NEW YORK - New York Attorney General Andrew Cuomo is investigating whether eight banks misled ratings agencies to inflate the grades of certain mortgage securities, US media reported Thursday.
The investigation comes as federal authorities probe the business practices of a range of financial firms whose clients bought mortgage securities in the years leading to the collapse of the housing market in 2008 that helped trigger the global financial meltdown.
Cuomo's office and the Securities and Exchange Commission (SEC) are "working hand-in-hand" in the preliminary criminal probe, The Wall Street Journal reported.

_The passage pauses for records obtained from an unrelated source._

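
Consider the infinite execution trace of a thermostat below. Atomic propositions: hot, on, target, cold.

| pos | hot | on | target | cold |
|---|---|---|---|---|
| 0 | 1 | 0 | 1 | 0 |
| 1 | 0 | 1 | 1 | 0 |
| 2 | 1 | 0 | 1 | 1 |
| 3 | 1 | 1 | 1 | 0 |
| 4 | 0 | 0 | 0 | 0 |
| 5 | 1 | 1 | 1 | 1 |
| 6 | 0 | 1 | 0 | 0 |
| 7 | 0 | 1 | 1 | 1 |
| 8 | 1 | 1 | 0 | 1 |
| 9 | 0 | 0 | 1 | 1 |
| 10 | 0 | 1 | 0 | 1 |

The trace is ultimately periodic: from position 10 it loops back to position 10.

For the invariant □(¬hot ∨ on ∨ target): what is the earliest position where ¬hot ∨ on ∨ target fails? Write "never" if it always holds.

¬hot ∨ on ∨ target holds at every position 0..10, and those are all the positions the trace ever visits, so the invariant □(¬hot ∨ on ∨ target) is never violated.

never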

The New York Times named Citigroup, Credit Agricole, Credit Suisse, Deutsche Bank, Goldman Sachs, Merrill Lynch -- now owned by Bank of America -- Morgan Stanley and UBS as among the banks under scrutiny.
Standard & Poor's, Fitch Ratings and Moody's Investors Service were the companies that rated the mortgage deals, it said. The agencies have taken flack for overstating the quality of mortgage securities that later lost value in the wake of the housing collapse.
Morgan Stanley has said it has not been contacted by prosecutors and denied any wrongdoing.
Lawmakers are urging prosecutors to be more aggressive in their investigation of the financial crisis, with only a single criminal case stemming from the meltdown so far -- brought against two Bear Stearns traders.
The latest investigation remains in its preliminary stages, the Journal noted, with prosecutors gathering evidence and not yet issuing any criminal subpoenas yet.
The Times, citing unidentified individuals with knowledge of the investigation, said Cuomo was also looking into a practice of bank mortgage desks hiring rating agencies employees to help create mortgage deals that secured better ratings than they were due.
Wall Street giant Goldman Sachs is facing similar civil fraud accusations made by the SEC in a complaint last month. The Journal said Goldman has recently entered settlement talks with the government.
Cuomo is also scrutinizing the rating agencies' fees arrangements, which allowed banks to shop their deals among the agencies to secure the best rating, the Times said.
He is said to be focusing on information the investment banks provided to the rating agencies and whether bankers knew the ensuing ratings were overly positive.